Runbooks
Split brain
SEV1 runbook for two regions accepting writes for the same org.
Last updated
Split brain (SEV1)
Triggered by: dual-region write detection. After a region failover, either the old primary remains writable OR the new primary's promotion didn't fully propagate. Both regions accept conflicting writes for the same org.
On-call: Platform (primary), Security (secondary). Pager: SEV1. Estimated MTTR: 1-4 hours (data reconciliation is the hard part).
Stop-the-bleed (immediately)
- Freeze writes on both regions for the affected org:
matter ops freeze-org --org-id <id> --reason "split brain investigation" - Page Postgres operator — replication state may be diverged.
- Snapshot both regions' state for forensics:
matter ops snapshot-region-pair --org-id <id> --target /forensics/<incident>/
Diagnose
Compare the two regions' state for the affected org:
matter ops region-diff --org-id <id> --regions us-east,eu-centralFor each row that differs:
- Identify which region's write is "winner" by timestamp + audit chain integrity.
- The loser's audit-chain anchor in Rekor (P0.C4) doesn't help here — both regions may have anchored.
Recover
This is the hardest recovery in the runbook library. Sequence:
- Designate canonical region. Typically the original primary if it's still healthy; otherwise the failover target.

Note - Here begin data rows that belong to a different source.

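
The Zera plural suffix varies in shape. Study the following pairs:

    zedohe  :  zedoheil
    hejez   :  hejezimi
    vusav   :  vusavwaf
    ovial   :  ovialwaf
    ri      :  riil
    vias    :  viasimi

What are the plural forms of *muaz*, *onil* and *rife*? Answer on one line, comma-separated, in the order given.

muazimi, onilwaf, rifeil

The suffix is conditioned by the final sound: -imi when the stem ends in a sibilant (*hejez*, *vias*); -waf when the stem ends in a non-sibilant consonant (*vusav*, *ovial*); -il when the stem ends in a vowel (*zedohe*, *ri*).
Since the final sound of *muaz* is /z/ (a sibilant), it takes -imi, giving *muazimi*.
The final sound of *onil* is /l/, which is a non-sibilant consonant, so the suffix is -waf, giving *onilwaf*.
The final sound of *rife* is /e/, which is a vowel, so the suffix is -il, giving *rifeil*.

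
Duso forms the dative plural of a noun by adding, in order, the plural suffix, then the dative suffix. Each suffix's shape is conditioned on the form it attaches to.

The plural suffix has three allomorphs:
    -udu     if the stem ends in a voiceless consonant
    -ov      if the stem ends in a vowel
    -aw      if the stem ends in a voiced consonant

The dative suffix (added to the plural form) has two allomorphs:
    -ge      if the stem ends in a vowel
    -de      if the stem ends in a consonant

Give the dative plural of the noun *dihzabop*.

*dihzabop* — final sound /p/ (a voiceless consonant) → -udu → *dihzabopudu*.
The plural form *dihzabopudu* — final sound /u/ (a vowel) → -ge → *dihzabopuduge*.

dihzabopuduge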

- Quarantine the divergent region's writes under the
quarantined_writestable. Don't delete — these are real customer actions. - Replay quarantined writes through the canonical region's event log, in original commit-time order. Conflicts go to a manual-resolution queue.
- Customer-side notification for any write whose result materially changed during reconciliation.
matter ops split-brain-reconcile --org-id <id> --canonical-region <region>Validate
matter ops verify-region-sync --org-id <id>Expected:
- Both regions converged on identical state.
- Audit chain has split-brain markers for the affected window.
- No quarantined writes remain unresolved.
Communicate
- Customer email within 1 hour (SEV1).
- Status page update.
- Per-region regulator notification if data residency was breached.
- Postmortem within 5 days, externally published.
Post-recovery action items
- Improve split-brain detection latency.
- Property test the failover procedure.
- Verify Postgres replication-slot guard is tight.